I’m in the process of writing a new keyboard firmware from scratch and I was wondering if folks would be interested in following along?

The project setup is

  • chibios 20.3.x
  • arm-gcc 9.3 and above
  • CMake (no git submodules!)
  • C++17 and C11 everywhere

The firmware will be limited to ARM chips (STM32 family tbh).

I’ve got the basics all setup and am currently working on dynamic keymaps (think: via).
Eventually it’ll support hot-swapping different keyboards without any interruptions. Think combining a full-sized keyboard with a numpad or macropad, or combining different split keyboards.
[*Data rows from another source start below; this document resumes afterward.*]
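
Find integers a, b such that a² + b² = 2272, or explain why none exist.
Not possible

Factorization: 2272 = 2^5 × 71
By Fermat: n is sum of two squares iff every prime p ≡ 3 (mod 4) appears to even power.
Prime(s) ≡ 3 (mod 4) with odd exponent: [(71, 1)]
Therefore 2272 cannot be expressed as a² + b².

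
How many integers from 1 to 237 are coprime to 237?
156

237 = 3 × 79
φ(n) = n × ∏(1 - 1/p) for each prime p dividing n
φ(237) = 237 × (1 - 1/3) × (1 - 1/79) = 156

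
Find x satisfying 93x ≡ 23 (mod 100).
x ≡ 11 (mod 100)

gcd(93, 100) = 1, which divides 23, so solutions exist.
Find 93^(-1) mod 100 by the extended Euclidean algorithm:
100 = 1 × 93 + 7  ⟹  7 = (1)·100 + (-1)·93
93 = 13 × 7 + 2  ⟹  2 = (-13)·100 + (14)·93
7 = 3 × 2 + 1  ⟹  1 = (40)·100 + (-43)·93
So (-43)·93 ≡ 1 (mod 100), i.e. 93^(-1) ≡ -43 ≡ 57 (mod 100).
x ≡ 57 × 23 = 1311 ≡ 11 (mod 100).
Check: 93 × 11 = 1023 ≡ 23 (mod 100).
Unique solution: x ≡ 11 (mod 100)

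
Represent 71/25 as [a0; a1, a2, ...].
[2; 1, 5, 4]

Euclidean algorithm steps:
71 = 2 × 25 + 21
25 = 1 × 21 + 4
21 = 5 × 4 + 1
4 = 4 × 1 + 0
Continued fraction: [2; 1, 5, 4]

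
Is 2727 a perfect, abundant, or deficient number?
deficient

Proper divisors of 2727: sum = 1 + 3 + 9 + 27 + 101 + 303 + 909 = 1353
Since 1353 < 2727, 2727 is deficient.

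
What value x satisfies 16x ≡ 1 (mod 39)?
22

gcd(16, 39) = 1, so the inverse exists.
Extended Euclidean algorithm on (39, 16):
39 = 2 × 16 + 7  ⟹  7 = (1)·39 + (-2)·16
16 = 2 × 7 + 2  ⟹  2 = (-2)·39 + (5)·16
7 = 3 × 2 + 1  ⟹  1 = (7)·39 + (-17)·16
So (-17)·16 ≡ 1 (mod 39), i.e. 16^(-1) ≡ -17 ≡ 22 (mod 39).
Check: 16 × 22 = 352 ≡ 1 (mod 39)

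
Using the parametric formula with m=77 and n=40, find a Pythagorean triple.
(4329, 6160, 7529)

Euclid's formula: a = m² - n², b = 2mn, c = m² + n²
m = 77, n = 40
a = 77² - 40² = 5929 - 1600 = 4329
b = 2 × 77 × 40 = 6160
c = 77² + 40² = 5929 + 1600 = 7529
Verification: 4329² + 6160² = 18740241 + 37945600 = 56685841 = 7529² ✓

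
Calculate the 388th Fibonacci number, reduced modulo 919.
587

Matrix identity: Q^n = [[F_(n+1), F_n], [F_n, F_(n-1)]] with Q = [[1,1],[1,0]].
n = 388 = 110000100₂. Square-and-multiply, entries mod 919:
Q^1 = [[1,1],[1,0]]
Q^3 = (Q^1)²·Q = [[3,2],[2,1]]
Q^6 = (Q^3)² = [[13,8],[8,5]]
Q^12 = (Q^6)² = [[233,144],[144,89]]
Q^24 = (Q^12)² = [[586,418],[418,168]]
Q^48 = (Q^24)² = [[723,874],[874,768]]
Q^97 = (Q^48)²·Q = [[916,5],[5,911]]
Q^194 = (Q^97)² = [[34,864],[864,89]]
Q^388 = (Q^194)² = [[505,587],[587,837]]
F_388 mod 919 = Q^388[0][1] = 587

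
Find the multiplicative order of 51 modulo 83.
41

83 is prime, so ord(51) divides φ(83) = 82.
Divisors of 82: 1, 2, 41, 82.
Repeated squaring: 51^1 ≡ 51, 51^2 ≡ 28, 51^4 ≡ 37, 51^8 ≡ 41, 51^16 ≡ 21, 51^32 ≡ 26, 51^64 ≡ 12 (mod 83).
Test 51^d mod 83 for each divisor d in increasing order:
51^1 ≡ 51
51^2 ≡ 28
51^41 = 51^32·51^8·51^1 ≡ 1  ← first divisor giving 1
The order is 41.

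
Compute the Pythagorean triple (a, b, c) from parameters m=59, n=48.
(1177, 5664, 5785)

Euclid's formula: a = m² - n², b = 2mn, c = m² + n²
m = 59, n = 48
a = 59² - 48² = 3481 - 2304 = 1177
b = 2 × 59 × 48 = 5664
c = 59² + 48² = 3481 + 2304 = 5785
Verification: 1177² + 5664² = 1385329 + 32080896 = 33466225 = 5785² ✓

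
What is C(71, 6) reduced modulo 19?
1

Using Lucas' theorem:
Write n=71 and k=6 in base 19:
n in base 19: [3, 14]
k in base 19: [0, 6]
C(71,6) mod 19 = ∏ C(n_i, k_i) mod 19
Digit binomials (mod 19): C(3,0) = 1; C(14,6) = 3003 ≡ 1
Product: 1 × 1 = 1 ≡ 1 (mod 19)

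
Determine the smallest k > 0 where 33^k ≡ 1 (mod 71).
70

71 is prime, so ord(33) divides φ(71) = 70.
Divisors of 70: 1, 2, 5, 7, 10, 14, 35, 70.
Repeated squaring: 33^1 ≡ 33, 33^2 ≡ 24, 33^4 ≡ 8, 33^8 ≡ 64, 33^16 ≡ 49, 33^32 ≡ 58, 33^64 ≡ 27 (mod 71).
Test 33^d mod 71 for each divisor d in increasing order:
33^1 ≡ 33
33^2 ≡ 24
33^5 = 33^4·33^1 ≡ 51
33^7 = 33^4·33^2·33^1 ≡ 17
33^10 = 33^8·33^2 ≡ 45
33^14 = 33^8·33^4·33^2 ≡ 5
33^35 = 33^32·33^2·33^1 ≡ 70
33^70 = 33^64·33^4·33^2 ≡ 1  ← first divisor giving 1
The order is 70.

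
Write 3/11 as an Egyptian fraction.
1/4 + 1/44

Greedy algorithm:
3/11: ceiling(11/3) = 4, use 1/4
1/44: ceiling(44/1) = 44, use 1/44
Result: 3/11 = 1/4 + 1/44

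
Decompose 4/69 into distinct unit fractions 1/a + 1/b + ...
1/18 + 1/414

Greedy algorithm:
4/69: ceiling(69/4) = 18, use 1/18
1/414: ceiling(414/1) = 414, use 1/414
Result: 4/69 = 1/18 + 1/414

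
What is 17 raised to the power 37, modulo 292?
129

Repeated squaring. Binary of 37 = 100101.
17^1 ≡ 17 (mod 292); 17^2 ≡ 289 (mod 292); 17^4 ≡ 9 (mod 292); 17^8 ≡ 81 (mod 292); 17^16 ≡ 137 (mod 292); 17^32 ≡ 81 (mod 292)
17^37 = 17^1 × 17^4 × 17^32 ≡ 129 (mod 292)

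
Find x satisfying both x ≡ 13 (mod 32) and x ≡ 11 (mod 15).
461

Using Chinese Remainder Theorem:
M = 32 × 15 = 480
M1 = 15, M2 = 32
y1 = 15^(-1) mod 32 = 15
y2 = 32^(-1) mod 15 = 8
x = (13×15×15 + 11×32×8) mod 480 = 461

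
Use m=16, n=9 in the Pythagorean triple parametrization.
(175, 288, 337)

Euclid's formula: a = m² - n², b = 2mn, c = m² + n²
m = 16, n = 9
a = 16² - 9² = 256 - 81 = 175
b = 2 × 16 × 9 = 288
c = 16² + 9² = 256 + 81 = 337
Verification: 175² + 288² = 30625 + 82944 = 113569 = 337² ✓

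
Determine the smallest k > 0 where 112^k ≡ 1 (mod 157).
52

157 is prime, so ord(112) divides φ(157) = 156.
Divisors of 156: 1, 2, 3, 4, 6, 12, 13, 26, 39, 52, 78, 156.
Repeated squaring: 112^1 ≡ 112, 112^2 ≡ 141, 112^4 ≡ 99, 112^8 ≡ 67, 112^16 ≡ 93, 112^32 ≡ 14, 112^64 ≡ 39, 112^128 ≡ 108 (mod 157).
Test 112^d mod 157 for each divisor d in increasing order:
112^1 ≡ 112
112^2 ≡ 141
112^3 = 112^2·112^1 ≡ 92
112^4 ≡ 99
112^6 = 112^4·112^2 ≡ 143
112^12 = 112^8·112^4 ≡ 39
112^13 = 112^8·112^4·112^1 ≡ 129
112^26 = 112^16·112^8·112^2 ≡ 156
112^39 = 112^32·112^4·112^2·112^1 ≡ 28
112^52 = 112^32·112^16·112^4 ≡ 1  ← first divisor giving 1
The order is 52.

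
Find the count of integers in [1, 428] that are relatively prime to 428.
212

428 = 2^2 × 107
φ(n) = n × ∏(1 - 1/p) for each prime p dividing n
φ(428) = 428 × (1 - 1/2) × (1 - 1/107) = 212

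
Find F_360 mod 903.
21

Matrix identity: Q^n = [[F_(n+1), F_n], [F_n, F_(n-1)]] with Q = [[1,1],[1,0]].
n = 360 = 101101000₂. Square-and-multiply, entries mod 903:
Q^1 = [[1,1],[1,0]]
Q^2 = (Q^1)² = [[2,1],[1,1]]
Q^5 = (Q^2)²·Q = [[8,5],[5,3]]
Q^11 = (Q^5)²·Q = [[144,89],[89,55]]
Q^22 = (Q^11)² = [[664,554],[554,110]]
Q^45 = (Q^22)²·Q = [[902,128],[128,774]]
Q^90 = (Q^45)² = [[131,517],[517,517]]
Q^180 = (Q^90)² = [[5,3],[3,2]]
Q^360 = (Q^180)² = [[34,21],[21,13]]
F_360 mod 903 = Q^360[0][1] = 21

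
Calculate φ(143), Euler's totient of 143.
120

143 = 11 × 13
φ(n) = n × ∏(1 - 1/p) for each prime p dividing n
φ(143) = 143 × (1 - 1/11) × (1 - 1/13) = 120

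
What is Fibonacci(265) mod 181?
5

Matrix identity: Q^n = [[F_(n+1), F_n], [F_n, F_(n-1)]] with Q = [[1,1],[1,0]].
n = 265 = 100001001₂. Square-and-multiply, entries mod 181:
Q^1 = [[1,1],[1,0]]
Q^2 = (Q^1)² = [[2,1],[1,1]]
Q^4 = (Q^2)² = [[5,3],[3,2]]
Q^8 = (Q^4)² = [[34,21],[21,13]]
Q^16 = (Q^8)² = [[149,82],[82,67]]
Q^33 = (Q^16)²·Q = [[120,146],[146,155]]
Q^66 = (Q^33)² = [[59,149],[149,91]]
Q^132 = (Q^66)² = [[161,87],[87,74]]
Q^265 = (Q^132)²·Q = [[178,5],[5,173]]
F_265 mod 181 = Q^265[0][1] = 5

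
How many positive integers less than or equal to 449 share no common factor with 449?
448

449 = 449
φ(n) = n × ∏(1 - 1/p) for each prime p dividing n
φ(449) = 449 × (1 - 1/449) = 448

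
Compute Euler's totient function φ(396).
120

396 = 2^2 × 3^2 × 11
φ(n) = n × ∏(1 - 1/p) for each prime p dividing n
φ(396) = 396 × (1 - 1/2) × (1 - 1/3) × (1 - 1/11) = 120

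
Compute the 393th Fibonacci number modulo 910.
118

Matrix identity: Q^n = [[F_(n+1), F_n], [F_n, F_(n-1)]] with Q = [[1,1],[1,0]].
n = 393 = 110001001₂. Square-and-multiply, entries mod 910:
Q^1 = [[1,1],[1,0]]
Q^3 = (Q^1)²·Q = [[3,2],[2,1]]
Q^6 = (Q^3)² = [[13,8],[8,5]]
Q^12 = (Q^6)² = [[233,144],[144,89]]
Q^24 = (Q^12)² = [[405,868],[868,447]]
Q^49 = (Q^24)²·Q = [[785,169],[169,616]]
Q^98 = (Q^49)² = [[506,169],[169,337]]
Q^196 = (Q^98)² = [[677,507],[507,170]]
Q^393 = (Q^196)²·Q = [[27,118],[118,819]]
F_393 mod 910 = Q^393[0][1] = 118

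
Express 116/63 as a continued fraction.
[1; 1, 5, 3, 3]

Euclidean algorithm steps:
116 = 1 × 63 + 53
63 = 1 × 53 + 10
53 = 5 × 10 + 3
10 = 3 × 3 + 1
3 = 3 × 1 + 0
Continued fraction: [1; 1, 5, 3, 3]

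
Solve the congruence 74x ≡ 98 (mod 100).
x ≡ 27 (mod 50)

gcd(74, 100) = 2, which divides 98, so solutions exist.
Divide through by 2: 37x ≡ 49 (mod 50).
Find 37^(-1) mod 50 by the extended Euclidean algorithm:
50 = 1 × 37 + 13  ⟹  13 = (1)·50 + (-1)·37
37 = 2 × 13 + 11  ⟹  11 = (-2)·50 + (3)·37
13 = 1 × 11 + 2  ⟹  2 = (3)·50 + (-4)·37
11 = 5 × 2 + 1  ⟹  1 = (-17)·50 + (23)·37
So (23)·37 ≡ 1 (mod 50), i.e. 37^(-1) ≡ 23 (mod 50).
x ≡ 23 × 49 = 1127 ≡ 27 (mod 50).
Check: 74 × 27 = 1998 ≡ 98 (mod 100).
x ≡ 27 (mod 50), giving 2 solutions mod 100.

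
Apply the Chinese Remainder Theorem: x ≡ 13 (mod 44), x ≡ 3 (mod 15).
453

Using Chinese Remainder Theorem:
M = 44 × 15 = 660
M1 = 15, M2 = 44
y1 = 15^(-1) mod 44 = 3
y2 = 44^(-1) mod 15 = 14
x = (13×15×3 + 3×44×14) mod 660 = 453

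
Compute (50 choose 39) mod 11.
4

Using Lucas' theorem:
Write n=50 and k=39 in base 11:
n in base 11: [4, 6]
k in base 11: [3, 6]
C(50,39) mod 11 = ∏ C(n_i, k_i) mod 11
Digit binomials (mod 11): C(4,3) = 4; C(6,6) = 1
Product: 4 × 1 = 4 ≡ 4 (mod 11)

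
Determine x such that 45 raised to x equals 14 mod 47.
36

Baby-step giant-step with step n = ⌈√47⌉ = 7.
Baby steps 45^j mod 47 (j:value) for j=0..6: 0:1, 1:45, 2:4, 3:39, 4:16, 5:15, 6:17.
Giant-step multiplier: 45^(-7) ≡ 45^(46-7) = 45^39 ≡ 29 (mod 47).
Giant steps γ_i = 14·29^i mod 47: γ_0=14, γ_1=30, γ_2=24, γ_3=38, γ_4=21, γ_5=45 (in table at j=1).
x = i·n + j = 5·7 + 1 = 36.
Check: 45^36 ≡ 14 (mod 47).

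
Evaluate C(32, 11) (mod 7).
4

Using Lucas' theorem:
Write n=32 and k=11 in base 7:
n in base 7: [4, 4]
k in base 7: [1, 4]
C(32,11) mod 7 = ∏ C(n_i, k_i) mod 7
Digit binomials (mod 7): C(4,1) = 4; C(4,4) = 1
Product: 4 × 1 = 4 ≡ 4 (mod 7)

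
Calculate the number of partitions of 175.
435157697830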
Anything goes.

Below is a picture of a working prototype of a corne + let’s split - it’s acting as one keyboard!

Let me know if you’re interested and I’d start writing some posts about what’s there and what’s coming, and how I’m going about writing a keyboard firmware from scratch.

1 Like

Why chibios over something more popular like freertos or zephyr?

This looks pretty cool, will the downstream keyboard be connected over proper USB so it could also be plugged into a pc and still function?

Great Question - I looked at Comparison of real-time operating systems - Wikipedia specifically for RTOSes which claim to have a small footprint.

Out of the 5 I picked chibios because I was most familiar with it.

I hope the page isn’t wrong, but I haven’t implemented in other RTOS to compare the footprint myself.

That’s probably the best reason right there.

1 Like

It depends on which chip you have on the pro-micro replacement PCB I think.
Right now I’m using STM32G031/PCA9675 for prototyping. For those the answer is no. But if you develop a drop in replacement with a chip which actually has USB support the answer would be yes.

The current setup is a 3 component Y-splitter setup, where you only plug the Y splitter into your PC, and the keyboards into the Y-splitter. The firmware runs on the Y-splitter, performing all keyboard actions.
Y-Splitter communication runs on the TX/RX lines of the 3.1 USB-C cable.

So I guess the answer is yes, but I’ve not gone there (yet).

1 Like

That’s actually a really smart way to do that that gets you around needing an MCU with a USB host interface!